* Linus Torvalds <torvalds@xxxxxxxxxxxxxxxxxxxx> wrote:
On Fri, 17 Apr 2009, Ingo Molnar wrote:Could we perhaps round up to 1MB in this case too?(The below 1MB one).
I'd argue against it, at least in this incarnation. I can well imagine somebody wanting to do resource management in the 640k-1M window, so..
ok - indeed - if there's some super-small system with limited address lines and all physical addresses tightly packed with RAM?
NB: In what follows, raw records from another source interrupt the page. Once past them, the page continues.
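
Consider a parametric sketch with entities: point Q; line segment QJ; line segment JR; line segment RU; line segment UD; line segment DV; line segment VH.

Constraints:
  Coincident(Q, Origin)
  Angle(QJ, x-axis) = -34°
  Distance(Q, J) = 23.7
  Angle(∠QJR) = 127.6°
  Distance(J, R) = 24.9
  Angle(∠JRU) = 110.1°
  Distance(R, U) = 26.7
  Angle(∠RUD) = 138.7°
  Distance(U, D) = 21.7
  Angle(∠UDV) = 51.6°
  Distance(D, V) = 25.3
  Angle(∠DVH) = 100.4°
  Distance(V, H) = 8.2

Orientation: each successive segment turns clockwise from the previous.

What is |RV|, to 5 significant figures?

26.137

Q is at the origin; QJ runs at -34.0° with length 23.7, so J = (19.648, -13.253). ∠QJR = 127.6° gives JR at -86.400° from the x-axis; with |JR| = 24.9, R = (21.212, -38.104). ∠JRU = 110.1° gives RU at -156.30° from the x-axis; with |RU| = 26.7, U = (-3.2365, -48.836). ∠RUD = 138.7° gives UD at 162.40° from the x-axis; with |UD| = 21.7, D = (-23.921, -42.274). ∠UDV = 51.6° gives DV at 34.000° from the x-axis; with |DV| = 25.3, V = (-2.9461, -28.127). Then |RV| = |V − R| = 26.137.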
BIOS-provided physical RAM map:
BIOS-e820: 0000000000000000 - 000000000009fc00 (usable) 0.639 MB RAM
BIOS-e820: 000000000009fc00 - 00000000000a0000 (reserved) 0.001 MB
[ hole ] 0.250 MB
BIOS-e820: 00000000000e0000 - 0000000000100000 (reserved) 0.125 MB
BIOS-e820: 0000000000100000 - 000000003ed94000 (usable) 1004.5 MB RAM
BIOS-e820: 000000003ed94000 - 000000003ee4e000 (ACPI NVS) 0.7 MB
BIOS-e820: 000000003ee4e000 - 000000003fea2000 (usable) 16.3 MB RAM
BIOS-e820: 000000003fea2000 - 000000003fee9000 (ACPI NVS) 0.3 MB
BIOS-e820: 000000003fee9000 - 000000003feed000 (usable) 0.15 MB RAM
BIOS-e820: 000000003feed000 - 000000003feff000 (ACPI data 0.07 MB
BIOS-e820: 000000003feff000 - 000000003ff00000 (usable) 0.004 MB RAM
[ hole ] 1.0 MB
[ hole ] 3072.0 MB
On this map, using your scheme, we'd fill up that small 1MB hole up to 1GB [mockup]:
BIOS-e820: 000000003ff00000 - 0000000040000000 (RAM buffer)
I guess that's a good thing not just for robustness: a chipset might be faster when DMA or mmio is on some well-isolated physical memory range, not too close to real RAM or other devices?